In the last section, we saw that transformers need fluctuating current to work properly. The flash circuit provides this fluctuation by continually interrupting the DC current flow -- it passes rapid, short pulses of DC current to continually fluctuate the magnetic field.
The circuit does this with a simple oscillator. The oscillator's main elements are the primary and secondary coils of the transformer, another inductor (the feedback coil), and a transistor, which acts as an electrically controlled switch.
When you press the charging button it closes the charging switch so that a short burst of current flows from the battery through the feedback coil to the base of the transistor. Applying current to the base of the transistor allows current to flow from the transistor collector to the emitter -- it makes the transistor briefly conductive (see How Amplifiers Work for details).
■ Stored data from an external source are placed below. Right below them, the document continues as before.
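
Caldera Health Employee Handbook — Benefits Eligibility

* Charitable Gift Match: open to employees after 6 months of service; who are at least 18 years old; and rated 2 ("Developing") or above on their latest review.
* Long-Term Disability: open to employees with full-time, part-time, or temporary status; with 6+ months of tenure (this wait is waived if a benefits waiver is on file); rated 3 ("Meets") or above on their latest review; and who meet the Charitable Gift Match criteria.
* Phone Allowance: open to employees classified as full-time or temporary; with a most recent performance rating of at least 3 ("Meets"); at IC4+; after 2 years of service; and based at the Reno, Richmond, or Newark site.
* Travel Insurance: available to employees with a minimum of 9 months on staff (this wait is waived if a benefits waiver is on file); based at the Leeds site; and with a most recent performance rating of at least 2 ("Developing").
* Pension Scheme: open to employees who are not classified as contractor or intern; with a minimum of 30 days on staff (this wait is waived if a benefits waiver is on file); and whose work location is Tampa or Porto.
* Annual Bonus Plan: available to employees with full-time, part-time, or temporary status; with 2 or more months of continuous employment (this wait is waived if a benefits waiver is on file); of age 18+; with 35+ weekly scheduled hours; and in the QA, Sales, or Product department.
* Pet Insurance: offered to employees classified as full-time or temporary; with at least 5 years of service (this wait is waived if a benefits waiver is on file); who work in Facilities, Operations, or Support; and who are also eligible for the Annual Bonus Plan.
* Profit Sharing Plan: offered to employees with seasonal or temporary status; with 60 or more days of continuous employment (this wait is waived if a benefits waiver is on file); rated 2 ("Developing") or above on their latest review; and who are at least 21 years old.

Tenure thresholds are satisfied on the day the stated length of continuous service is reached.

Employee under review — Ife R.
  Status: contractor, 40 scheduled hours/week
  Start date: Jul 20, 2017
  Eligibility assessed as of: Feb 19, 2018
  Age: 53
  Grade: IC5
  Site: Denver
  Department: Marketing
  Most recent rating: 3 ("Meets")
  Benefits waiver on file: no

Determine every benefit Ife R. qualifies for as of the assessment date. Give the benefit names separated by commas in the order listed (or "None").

Charitable Gift Match

Service from Jul 20, 2017 to Feb 19, 2018: 214 days.
Charitable Gift Match — service 214 days ≥ 6 months (≈180 days) ✓; age 53 ≥ 18 ✓; rating 3 ≥ 2 ✓ → eligible.
Long-Term Disability — status contractor ✗ (requires full-time, part-time, or temporary) → not eligible.
Phone Allowance — status contractor ✗ (requires full-time or temporary) → not eligible.
Travel Insurance — no waiver, service 214 days < 9 months (≈270 days) ✗ → not eligible.
Pension Scheme — status contractor ✗ (excluded) → not eligible.
Annual Bonus Plan — status contractor ✗ (requires full-time, part-time, or temporary) → not eligible.
Pet Insurance — status contractor ✗ (requires full-time or temporary) → not eligible.
Profit Sharing Plan — status contractor ✗ (requires seasonal or temporary) → not eligible.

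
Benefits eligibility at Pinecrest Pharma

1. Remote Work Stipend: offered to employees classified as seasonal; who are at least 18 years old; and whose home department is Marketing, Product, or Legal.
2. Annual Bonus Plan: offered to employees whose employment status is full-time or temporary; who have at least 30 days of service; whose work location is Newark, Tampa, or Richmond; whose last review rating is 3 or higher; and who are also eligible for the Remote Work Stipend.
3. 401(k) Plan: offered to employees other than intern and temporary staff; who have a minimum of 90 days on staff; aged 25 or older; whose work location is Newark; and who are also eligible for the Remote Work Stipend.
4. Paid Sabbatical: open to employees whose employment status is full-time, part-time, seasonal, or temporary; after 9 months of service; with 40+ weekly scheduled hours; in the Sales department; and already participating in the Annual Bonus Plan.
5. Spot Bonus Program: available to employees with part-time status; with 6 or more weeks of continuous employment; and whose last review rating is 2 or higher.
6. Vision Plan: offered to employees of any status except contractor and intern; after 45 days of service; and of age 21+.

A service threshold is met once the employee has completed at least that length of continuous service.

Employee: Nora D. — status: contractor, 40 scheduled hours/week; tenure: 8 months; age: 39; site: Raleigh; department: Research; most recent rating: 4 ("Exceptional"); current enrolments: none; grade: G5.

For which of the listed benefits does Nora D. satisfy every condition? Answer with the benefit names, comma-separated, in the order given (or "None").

None

Remote Work Stipend — status contractor ✗ (requires seasonal) → not eligible.
Annual Bonus Plan — status contractor ✗ (requires full-time or temporary) → not eligible.
401(k) Plan — status contractor ✓ (not excluded); service 8 months ≥ 90 days ✓; age 39 ≥ 25 ✓; site Raleigh ✗ (not Newark) → not eligible.
Paid Sabbatical — status contractor ✗ (requires full-time, part-time, seasonal, or temporary) → not eligible.
Spot Bonus Program — status contractor ✗ (requires part-time) → not eligible.
Vision Plan — status contractor ✗ (excluded) → not eligible.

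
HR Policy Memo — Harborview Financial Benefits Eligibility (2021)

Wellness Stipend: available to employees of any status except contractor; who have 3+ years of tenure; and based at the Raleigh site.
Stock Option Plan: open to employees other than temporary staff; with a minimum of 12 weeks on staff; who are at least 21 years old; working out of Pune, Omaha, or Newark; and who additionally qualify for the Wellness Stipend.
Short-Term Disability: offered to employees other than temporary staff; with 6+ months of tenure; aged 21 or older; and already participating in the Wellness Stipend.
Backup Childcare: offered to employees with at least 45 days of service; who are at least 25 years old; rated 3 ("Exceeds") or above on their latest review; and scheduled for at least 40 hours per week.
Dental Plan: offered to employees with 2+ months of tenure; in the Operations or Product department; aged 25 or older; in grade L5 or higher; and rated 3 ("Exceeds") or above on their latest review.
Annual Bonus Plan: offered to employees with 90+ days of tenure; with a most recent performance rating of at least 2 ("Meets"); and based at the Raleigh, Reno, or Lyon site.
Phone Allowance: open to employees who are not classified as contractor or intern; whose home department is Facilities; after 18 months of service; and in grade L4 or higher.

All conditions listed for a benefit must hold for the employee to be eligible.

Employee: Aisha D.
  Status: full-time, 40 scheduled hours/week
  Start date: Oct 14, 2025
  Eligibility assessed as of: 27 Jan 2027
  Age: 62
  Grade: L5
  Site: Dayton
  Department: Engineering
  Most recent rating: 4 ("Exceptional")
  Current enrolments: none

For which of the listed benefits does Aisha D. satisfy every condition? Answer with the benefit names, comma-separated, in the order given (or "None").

Service from Oct 14, 2025 to 27 Jan 2027: 470 days.
Wellness Stipend — status full-time ✓ (not excluded); service 470 days < 3 years (≈1095 days) ✗ → not eligible.
Stock Option Plan — status full-time ✓ (not excluded); service 470 days ≥ 12 weeks (≈84 days) ✓; age 62 ≥ 21 ✓; site Dayton ✗ (not Pune, Omaha, or Newark) → not eligible.
Short-Term Disability — status full-time ✓ (not excluded); service 470 days ≥ 6 months (≈180 days) ✓; age 62 ≥ 21 ✓; not enrolled in Wellness Stipend ✗ → not eligible.
Backup Childcare — service 470 days ≥ 45 days ✓; age 62 ≥ 25 ✓; rating 4 ≥ 3 ✓; 40 hrs/wk ≥ 40 ✓ → eligible.
Dental Plan — service 470 days ≥ 2 months (≈60 days) ✓; dept Engineering ✗ → not eligible.
Annual Bonus Plan — service 470 days ≥ 90 days ✓; rating 4 ≥ 2 ✓; site Dayton ✗ (not Raleigh, Reno, or Lyon) → not eligible.
Phone Allowance — status full-time ✓ (not excluded); dept Engineering ✗ → not eligible.

Backup Childcare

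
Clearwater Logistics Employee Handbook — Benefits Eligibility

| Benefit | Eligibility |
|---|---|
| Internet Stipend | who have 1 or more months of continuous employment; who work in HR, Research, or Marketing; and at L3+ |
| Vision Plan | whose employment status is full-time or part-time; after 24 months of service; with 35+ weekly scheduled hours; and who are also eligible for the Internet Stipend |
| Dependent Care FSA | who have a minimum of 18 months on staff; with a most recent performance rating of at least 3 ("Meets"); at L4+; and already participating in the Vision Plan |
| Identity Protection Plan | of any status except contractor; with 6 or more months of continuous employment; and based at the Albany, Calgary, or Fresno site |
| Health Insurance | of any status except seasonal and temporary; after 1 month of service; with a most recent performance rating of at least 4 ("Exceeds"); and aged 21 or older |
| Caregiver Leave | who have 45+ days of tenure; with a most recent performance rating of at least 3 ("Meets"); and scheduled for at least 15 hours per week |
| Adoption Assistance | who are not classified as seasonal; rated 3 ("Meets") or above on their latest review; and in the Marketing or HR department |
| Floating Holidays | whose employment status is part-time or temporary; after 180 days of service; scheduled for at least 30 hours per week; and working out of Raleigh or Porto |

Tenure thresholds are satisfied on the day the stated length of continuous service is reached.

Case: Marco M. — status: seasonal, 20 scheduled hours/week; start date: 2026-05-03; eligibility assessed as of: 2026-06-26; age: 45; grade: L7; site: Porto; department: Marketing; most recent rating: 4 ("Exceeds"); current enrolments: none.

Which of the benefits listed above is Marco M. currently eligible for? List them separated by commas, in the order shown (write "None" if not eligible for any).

Service from 2026-05-03 to 2026-06-26: 54 days.
Internet Stipend — service 54 days ≥ 1 month (≈30 days) ✓; dept Marketing ✓; grade L7 ≥ L3 ✓ → eligible.
Vision Plan — status seasonal ✗ (requires full-time or part-time) → not eligible.
Dependent Care FSA — service 54 days < 18 months (≈540 days) ✗ → not eligible.
Identity Protection Plan — status seasonal ✓ (not excluded); service 54 days < 6 months (≈180 days) ✗ → not eligible.
Health Insurance — status seasonal ✗ (excluded) → not eligible.
Caregiver Leave — service 54 days ≥ 45 days ✓; rating 4 ≥ 3 ✓; 20 hrs/wk ≥ 15 ✓ → eligible.
Adoption Assistance — status seasonal ✗ (excluded) → not eligible.
Floating Holidays — status seasonal ✗ (requires part-time or temporary) → not eligible.

Internet Stipend, Caregiver Leave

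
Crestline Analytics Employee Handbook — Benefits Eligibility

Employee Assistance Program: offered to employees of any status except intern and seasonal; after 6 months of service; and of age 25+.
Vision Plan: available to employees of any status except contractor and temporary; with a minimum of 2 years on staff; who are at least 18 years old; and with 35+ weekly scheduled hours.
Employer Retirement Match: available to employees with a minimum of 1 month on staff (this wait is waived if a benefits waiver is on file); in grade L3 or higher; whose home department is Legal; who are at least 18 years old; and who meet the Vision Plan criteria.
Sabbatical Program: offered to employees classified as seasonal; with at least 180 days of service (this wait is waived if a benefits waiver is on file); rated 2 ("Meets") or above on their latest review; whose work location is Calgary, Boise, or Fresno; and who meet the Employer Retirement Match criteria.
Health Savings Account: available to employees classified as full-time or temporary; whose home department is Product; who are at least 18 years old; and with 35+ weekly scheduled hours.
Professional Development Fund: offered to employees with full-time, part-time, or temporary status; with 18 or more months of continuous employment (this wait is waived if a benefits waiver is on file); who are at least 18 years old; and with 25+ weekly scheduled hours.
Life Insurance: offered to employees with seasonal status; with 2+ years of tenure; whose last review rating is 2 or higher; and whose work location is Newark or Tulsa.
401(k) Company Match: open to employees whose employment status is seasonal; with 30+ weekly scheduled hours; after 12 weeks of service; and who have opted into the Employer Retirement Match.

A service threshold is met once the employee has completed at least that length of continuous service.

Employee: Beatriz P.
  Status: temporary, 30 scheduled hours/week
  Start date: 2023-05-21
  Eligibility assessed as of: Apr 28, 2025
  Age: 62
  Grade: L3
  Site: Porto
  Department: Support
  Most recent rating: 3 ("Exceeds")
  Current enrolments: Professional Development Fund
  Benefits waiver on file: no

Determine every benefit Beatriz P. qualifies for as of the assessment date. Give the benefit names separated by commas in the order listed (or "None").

Service from 2023-05-21 to Apr 28, 2025: 708 days.
Employee Assistance Program — status temporary ✓ (not excluded); service 708 days ≥ 6 months (≈180 days) ✓; age 62 ≥ 25 ✓ → eligible.
Vision Plan — status temporary ✗ (excluded) → not eligible.
Employer Retirement Match — no waiver, service 708 days ≥ 1 month (≈30 days) ✓; grade L3 ≥ L3 ✓; dept Support ✗ → not eligible.
Sabbatical Program — status temporary ✗ (requires seasonal) → not eligible.
Health Savings Account — status temporary ✓; dept Support ✗ → not eligible.
Professional Development Fund — status temporary ✓; no waiver, service 708 days ≥ 18 months (≈540 days) ✓; age 62 ≥ 18 ✓; 30 hrs/wk ≥ 25 ✓ → eligible.
Life Insurance — status temporary ✗ (requires seasonal) → not eligible.
401(k) Company Match — status temporary ✗ (requires seasonal) → not eligible.

Employee Assistance Program, Professional Development Fund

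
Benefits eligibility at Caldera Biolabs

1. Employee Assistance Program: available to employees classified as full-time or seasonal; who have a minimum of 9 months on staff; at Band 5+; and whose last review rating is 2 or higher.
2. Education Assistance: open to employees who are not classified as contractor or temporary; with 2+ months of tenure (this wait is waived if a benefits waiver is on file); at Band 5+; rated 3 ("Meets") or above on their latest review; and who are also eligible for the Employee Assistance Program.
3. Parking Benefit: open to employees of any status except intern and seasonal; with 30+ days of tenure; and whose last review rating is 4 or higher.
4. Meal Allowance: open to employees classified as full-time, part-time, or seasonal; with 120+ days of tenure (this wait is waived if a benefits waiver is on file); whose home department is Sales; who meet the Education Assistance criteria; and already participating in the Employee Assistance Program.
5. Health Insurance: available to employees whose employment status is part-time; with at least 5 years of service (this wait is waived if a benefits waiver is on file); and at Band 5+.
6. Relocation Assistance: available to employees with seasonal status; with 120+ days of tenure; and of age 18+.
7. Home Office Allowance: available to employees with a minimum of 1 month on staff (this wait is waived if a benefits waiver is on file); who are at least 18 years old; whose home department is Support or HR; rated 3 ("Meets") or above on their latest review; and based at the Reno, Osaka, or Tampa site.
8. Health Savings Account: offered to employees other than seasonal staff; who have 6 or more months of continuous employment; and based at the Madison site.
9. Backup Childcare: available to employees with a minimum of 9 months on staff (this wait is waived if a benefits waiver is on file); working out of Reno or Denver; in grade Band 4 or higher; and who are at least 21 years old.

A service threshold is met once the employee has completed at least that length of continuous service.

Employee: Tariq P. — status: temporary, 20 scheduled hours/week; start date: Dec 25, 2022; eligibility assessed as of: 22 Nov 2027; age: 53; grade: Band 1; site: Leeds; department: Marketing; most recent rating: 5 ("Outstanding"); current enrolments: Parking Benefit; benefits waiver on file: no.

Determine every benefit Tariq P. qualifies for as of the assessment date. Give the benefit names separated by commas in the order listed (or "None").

Service from Dec 25, 2022 to 22 Nov 2027: 1793 days.
Employee Assistance Program — status temporary ✗ (requires full-time or seasonal) → not eligible.
Education Assistance — status temporary ✗ (excluded) → not eligible.
Parking Benefit — status temporary ✓ (not excluded); service 1793 days ≥ 30 days ✓; rating 5 ≥ 4 ✓ → eligible.
Meal Allowance — status temporary ✗ (requires full-time, part-time, or seasonal) → not eligible.
Health Insurance — status temporary ✗ (requires part-time) → not eligible.
Relocation Assistance — status temporary ✗ (requires seasonal) → not eligible.
Home Office Allowance — no waiver, service 1793 days ≥ 1 month (≈30 days) ✓; age 53 ≥ 18 ✓; dept Marketing ✗ → not eligible.
Health Savings Account — status temporary ✓ (not excluded); service 1793 days ≥ 6 months (≈180 days) ✓; site Leeds ✗ (not Madison) → not eligible.
Backup Childcare — no waiver, service 1793 days ≥ 9 months (≈270 days) ✓; site Leeds ✗ (not Reno or Denver) → not eligible.

Parking Benefit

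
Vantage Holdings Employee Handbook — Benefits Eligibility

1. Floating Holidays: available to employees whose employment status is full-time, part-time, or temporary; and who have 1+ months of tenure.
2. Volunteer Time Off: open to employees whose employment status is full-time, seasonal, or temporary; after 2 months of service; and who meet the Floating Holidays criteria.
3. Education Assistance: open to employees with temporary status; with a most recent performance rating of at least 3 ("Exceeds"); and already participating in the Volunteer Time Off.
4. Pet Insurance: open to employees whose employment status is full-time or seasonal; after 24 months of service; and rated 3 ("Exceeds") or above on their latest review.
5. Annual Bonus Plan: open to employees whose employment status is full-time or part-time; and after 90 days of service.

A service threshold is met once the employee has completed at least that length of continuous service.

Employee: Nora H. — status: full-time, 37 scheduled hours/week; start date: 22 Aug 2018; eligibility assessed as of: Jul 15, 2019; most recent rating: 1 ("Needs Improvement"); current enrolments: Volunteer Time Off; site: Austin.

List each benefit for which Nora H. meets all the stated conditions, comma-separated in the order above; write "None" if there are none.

Service from 22 Aug 2018 to Jul 15, 2019: 327 days.
Floating Holidays — status full-time ✓; service 327 days ≥ 1 month (≈30 days) ✓ → eligible.
Volunteer Time Off — status full-time ✓; service 327 days ≥ 2 months (≈60 days) ✓; eligible for Floating Holidays ✓ → eligible.
Education Assistance — status full-time ✗ (requires temporary) → not eligible.
Pet Insurance — status full-time ✓; service 327 days < 24 months (≈720 days) ✗ → not eligible.
Annual Bonus Plan — status full-time ✓; service 327 days ≥ 90 days ✓ → eligible.

Floating Holidays, Volunteer Time Off, Annual Bonus Plan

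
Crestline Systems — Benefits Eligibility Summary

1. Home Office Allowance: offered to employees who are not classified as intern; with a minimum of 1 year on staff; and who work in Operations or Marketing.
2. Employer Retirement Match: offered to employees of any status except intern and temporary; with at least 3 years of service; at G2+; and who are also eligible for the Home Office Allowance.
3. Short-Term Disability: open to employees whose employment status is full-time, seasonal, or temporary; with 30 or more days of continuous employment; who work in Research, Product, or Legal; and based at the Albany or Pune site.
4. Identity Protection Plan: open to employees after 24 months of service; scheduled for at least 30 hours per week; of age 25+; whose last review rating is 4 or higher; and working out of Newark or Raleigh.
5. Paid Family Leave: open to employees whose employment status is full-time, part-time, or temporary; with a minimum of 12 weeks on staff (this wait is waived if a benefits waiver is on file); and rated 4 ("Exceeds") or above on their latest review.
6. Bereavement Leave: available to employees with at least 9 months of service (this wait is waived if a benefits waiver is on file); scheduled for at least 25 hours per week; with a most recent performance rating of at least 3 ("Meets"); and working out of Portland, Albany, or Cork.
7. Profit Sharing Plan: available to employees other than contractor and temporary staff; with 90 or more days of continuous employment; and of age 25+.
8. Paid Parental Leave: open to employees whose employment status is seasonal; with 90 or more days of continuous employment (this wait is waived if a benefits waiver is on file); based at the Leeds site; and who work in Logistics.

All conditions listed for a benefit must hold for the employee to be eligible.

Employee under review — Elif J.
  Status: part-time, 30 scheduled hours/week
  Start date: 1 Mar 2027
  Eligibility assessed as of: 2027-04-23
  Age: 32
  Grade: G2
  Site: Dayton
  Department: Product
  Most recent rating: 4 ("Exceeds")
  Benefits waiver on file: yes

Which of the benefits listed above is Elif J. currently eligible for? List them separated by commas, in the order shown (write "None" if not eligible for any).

Paid Family Leave

Service from 1 Mar 2027 to 2027-04-23: 53 days.
Home Office Allowance — status part-time ✓ (not excluded); service 53 days < 1 year (≈365 days) ✗ → not eligible.
Employer Retirement Match — status part-time ✓ (not excluded); service 53 days < 3 years (≈1095 days) ✗ → not eligible.
Short-Term Disability — status part-time ✗ (requires full-time, seasonal, or temporary) → not eligible.
Identity Protection Plan — service 53 days < 24 months (≈720 days) ✗ → not eligible.
Paid Family Leave — status part-time ✓; benefits waiver on file ✓; rating 4 ≥ 4 ✓ → eligible.
Bereavement Leave — benefits waiver on file ✓; 30 hrs/wk ≥ 25 ✓; rating 4 ≥ 3 ✓; site Dayton ✗ (not Portland, Albany, or Cork) → not eligible.
Profit Sharing Plan — status part-time ✓ (not excluded); service 53 days < 90 days ✗ → not eligible.
Paid Parental Leave — status part-time ✗ (requires seasonal) → not eligible.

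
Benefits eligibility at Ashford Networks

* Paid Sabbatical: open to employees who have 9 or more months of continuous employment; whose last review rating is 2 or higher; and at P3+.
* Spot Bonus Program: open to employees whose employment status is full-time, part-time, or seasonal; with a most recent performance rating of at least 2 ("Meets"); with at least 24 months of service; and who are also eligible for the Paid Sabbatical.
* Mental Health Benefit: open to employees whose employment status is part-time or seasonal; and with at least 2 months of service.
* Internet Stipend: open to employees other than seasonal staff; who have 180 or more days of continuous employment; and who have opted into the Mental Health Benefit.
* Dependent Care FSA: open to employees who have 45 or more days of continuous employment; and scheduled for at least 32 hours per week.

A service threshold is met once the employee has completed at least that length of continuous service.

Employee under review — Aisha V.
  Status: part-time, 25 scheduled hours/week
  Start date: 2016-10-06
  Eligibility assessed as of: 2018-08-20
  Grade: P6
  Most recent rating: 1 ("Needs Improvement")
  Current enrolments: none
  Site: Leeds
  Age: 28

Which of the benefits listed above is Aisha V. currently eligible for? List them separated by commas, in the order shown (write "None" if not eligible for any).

Service from 2016-10-06 to 2018-08-20: 683 days.
Paid Sabbatical — service 683 days ≥ 9 months (≈270 days) ✓; rating 1 < 2 ✗ → not eligible.
Spot Bonus Program — status part-time ✓; rating 1 < 2 ✗ → not eligible.
Mental Health Benefit — status part-time ✓; service 683 days ≥ 2 months (≈60 days) ✓ → eligible.
Internet Stipend — status part-time ✓ (not excluded); service 683 days ≥ 180 days ✓; not enrolled in Mental Health Benefit ✗ → not eligible.
Dependent Care FSA — service 683 days ≥ 45 days ✓; 25 hrs/wk < 32 ✗ → not eligible.

Mental Health Benefit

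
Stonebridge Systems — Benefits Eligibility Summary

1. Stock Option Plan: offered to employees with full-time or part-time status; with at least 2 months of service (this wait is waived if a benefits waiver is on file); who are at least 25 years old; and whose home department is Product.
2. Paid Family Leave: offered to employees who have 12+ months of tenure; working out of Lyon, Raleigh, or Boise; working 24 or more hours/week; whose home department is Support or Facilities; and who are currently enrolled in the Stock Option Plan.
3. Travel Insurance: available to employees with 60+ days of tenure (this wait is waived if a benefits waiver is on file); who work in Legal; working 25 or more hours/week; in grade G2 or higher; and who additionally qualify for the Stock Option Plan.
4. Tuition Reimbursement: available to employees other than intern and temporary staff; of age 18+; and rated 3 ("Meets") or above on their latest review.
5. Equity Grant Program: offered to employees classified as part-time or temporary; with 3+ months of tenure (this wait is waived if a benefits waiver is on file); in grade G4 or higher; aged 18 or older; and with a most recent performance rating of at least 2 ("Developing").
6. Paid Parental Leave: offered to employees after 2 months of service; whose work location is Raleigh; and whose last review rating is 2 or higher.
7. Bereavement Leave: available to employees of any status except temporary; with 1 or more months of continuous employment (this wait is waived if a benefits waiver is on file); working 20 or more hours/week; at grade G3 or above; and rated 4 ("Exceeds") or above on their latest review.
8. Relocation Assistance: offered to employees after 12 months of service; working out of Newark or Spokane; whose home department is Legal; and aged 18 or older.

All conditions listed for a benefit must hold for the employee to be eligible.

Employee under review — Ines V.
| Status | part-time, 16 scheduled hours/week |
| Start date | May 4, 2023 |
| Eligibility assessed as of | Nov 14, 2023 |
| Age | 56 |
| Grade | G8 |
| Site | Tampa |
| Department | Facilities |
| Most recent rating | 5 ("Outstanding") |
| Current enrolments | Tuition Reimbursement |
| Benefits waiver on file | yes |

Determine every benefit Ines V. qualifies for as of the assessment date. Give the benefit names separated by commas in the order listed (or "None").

Service from May 4, 2023 to Nov 14, 2023: 194 days.
Stock Option Plan — status part-time ✓; benefits waiver on file ✓; age 56 ≥ 25 ✓; dept Facilities ✗ → not eligible.
Paid Family Leave — service 194 days < 12 months (≈360 days) ✗ → not eligible.
Travel Insurance — benefits waiver on file ✓; dept Facilities ✗ → not eligible.
Tuition Reimbursement — status part-time ✓ (not excluded); age 56 ≥ 18 ✓; rating 5 ≥ 3 ✓ → eligible.
Equity Grant Program — status part-time ✓; benefits waiver on file ✓; grade G8 ≥ G4 ✓; age 56 ≥ 18 ✓; rating 5 ≥ 2 ✓ → eligible.
Paid Parental Leave — service 194 days ≥ 2 months (≈60 days) ✓; site Tampa ✗ (not Raleigh) → not eligible.
Bereavement Leave — status part-time ✓ (not excluded); benefits waiver on file ✓; 16 hrs/wk < 20 ✗ → not eligible.
Relocation Assistance — service 194 days < 12 months (≈360 days) ✗ → not eligible.

Tuition Reimbursement, Equity Grant Program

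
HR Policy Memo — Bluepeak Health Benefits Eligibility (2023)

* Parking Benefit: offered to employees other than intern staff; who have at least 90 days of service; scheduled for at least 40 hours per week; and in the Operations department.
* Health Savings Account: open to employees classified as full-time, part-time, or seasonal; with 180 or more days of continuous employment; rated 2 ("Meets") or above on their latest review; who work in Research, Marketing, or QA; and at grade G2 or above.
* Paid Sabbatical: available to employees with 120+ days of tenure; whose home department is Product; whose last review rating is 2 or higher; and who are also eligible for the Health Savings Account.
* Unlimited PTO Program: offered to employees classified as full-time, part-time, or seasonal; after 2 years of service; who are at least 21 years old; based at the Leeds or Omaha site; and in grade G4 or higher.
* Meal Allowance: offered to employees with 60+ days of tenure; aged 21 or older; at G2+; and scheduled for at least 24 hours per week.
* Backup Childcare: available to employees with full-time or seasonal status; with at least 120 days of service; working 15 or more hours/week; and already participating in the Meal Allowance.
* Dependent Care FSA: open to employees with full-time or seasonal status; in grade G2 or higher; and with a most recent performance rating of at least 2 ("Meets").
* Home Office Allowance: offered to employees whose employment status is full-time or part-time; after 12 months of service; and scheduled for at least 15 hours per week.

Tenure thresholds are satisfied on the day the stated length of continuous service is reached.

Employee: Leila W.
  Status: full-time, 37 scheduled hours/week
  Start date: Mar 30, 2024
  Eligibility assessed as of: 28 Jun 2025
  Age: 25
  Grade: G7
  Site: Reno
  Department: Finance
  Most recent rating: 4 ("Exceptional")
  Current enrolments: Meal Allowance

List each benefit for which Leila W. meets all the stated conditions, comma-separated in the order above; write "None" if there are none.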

When the transistor is "switched on" in this way, a burst of current can flow from the battery to the primary coil of the transformer. The burst in current causes a change in voltage in the secondary coil, which in turn causes a change in voltage in the feedback coil. This voltage in the feedback coil conducts current to the transistor base, making the transistor conductive again, and the process repeats. The circuit keeps interrupting itself in this way, gradually boosting voltage through the transformer. This oscillating action produces the high-pitch whine you hear when a flash is charging up.
The high-voltage current then passes through a diode, which acts as a rectifier -- it only lets current flow one way, so it changes the fluctuating current from the transformer back into steady direct current.
The flash circuit stores this high-voltage charge in a large capacitor. Like a battery, the capacitor holds the charge until it's hooked up to a closed circuit.
The capacitor is connected to the two electrodes on the flash tube at all times, but unless the xenon gas is ionized, the tube can't conduct the current, so the capacitor can't discharge.
The capacitor circuit is also connected to a smaller gas discharge tube by way of a resistor. When the voltage in the capacitor is high enough, current can flow through the resistor to light up the small tube. This acts as an indicator light, telling you when the flash is ready to go.
The flash trigger is wired to the shutter mechanism. When you take a picture, the trigger closes briefly, connecting the capacitor to a second transformer. This transformer boosts the 200-volt current from the capacitor up to between 1,000 and 4,000 volts, and passes the high-voltage current onto the metal plate next to the flash tube. The momentary high voltage on the metal plate provides the necessary energy to ionize the xenon gas, making the gas conductive. The flash lights up in synch with the shutter opening.
Different electronic flashes may have more complex circuitry than this, but most work in the same basic way. It's simply a matter of boosting battery voltage to trigger a small gas discharge lamp.